Overfitting is remedied using split sample cross validation (CV) for model evaluation. Since you didn't describe this, I assume you didn't do it. Unlike stepwise model selection, LASSO uses a tuning parameter to penalize the number of parameters in the model. You can fix the tuning parameter, or use a complicated iterative process to choose this value. By default, LASSO does the latter. This is done with CV so as to minimize the MSE of prediction. I am not aware of any implementation of stepwise model selection that uses such sophisticated techniques, even the BIC as a criterion would suffer from internal validation bias. By my account, that automatically gives LASSO leverage over "out-of-the-box" stepwise model selection.
Lastly, stepwise model selection can have different criteria for including/excluding different regressors.

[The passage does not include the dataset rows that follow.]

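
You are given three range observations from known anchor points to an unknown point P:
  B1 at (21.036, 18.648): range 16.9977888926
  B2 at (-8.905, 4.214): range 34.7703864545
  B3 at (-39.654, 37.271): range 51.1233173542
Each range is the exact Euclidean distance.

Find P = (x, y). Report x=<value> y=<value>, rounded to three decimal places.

x=11.251 y=32.547

eq1: (x − 21.036)² + (y − 18.648)² = 16.9977888926²
eq2: (x + 8.905)² + (y − 4.214)² = 34.7703864545²
eq3: (x + 39.654)² + (y − 37.271)² = 51.1233173542²
eq3−eq1, eq3−eq2 (x²,y² cancel):
  121.380·x − 37.246·y = 153.362793
  61.498·x − 66.114·y = -1459.896533
det = 121.380·-66.114 − -37.246·61.498 = -5734.362812
x = (153.362793·-66.114 − -37.246·-1459.896533) / -5734.362812 = 11.250550
y = (121.380·-1459.896533 − 153.362793·61.498) / -5734.362812 = 32.546554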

If you use the p-values for the specific model parameters' Wald test or the resultant model R^2, you will not do well, mostly because of internal validation bias (again, could be remedied with CV). I find it surprising that this is still the way such models tend to be implemented. AIC or BIC are much better criteria for model selection.
There are a number of problems with each method. Stepwise model selection's problems are much better understood, and far worse than those of LASSO. The main problem I see with your question is that you are using feature selection tools to evaluate prediction. They are distinct tasks. LASSO is better for feature selection or sparse model selection. Ridge regression may give better prediction since it uses all variables.
LASSO's great strength is that it can estimate models in which $p \gg n$, as can be the case forward (but not backward) stepwise regression. In both cases, these models can be effective for prediction only when there is a handful of very powerful predictors. If an outcome is better predicted by many weak predictors, then ridge regression or bagging/boosting will outperform both forward stepwise regression and LASSO by a long shot. LASSO is much faster than forward stepwise regression.
There is obviously a great deal of overlap between feature selection and prediction, but I never tell you about how well a wrench serves as a hammer. In general, for prediction with a sparse number of model coefficients and $p \gg n$, I would prefer LASSO over forward stepwise model selection.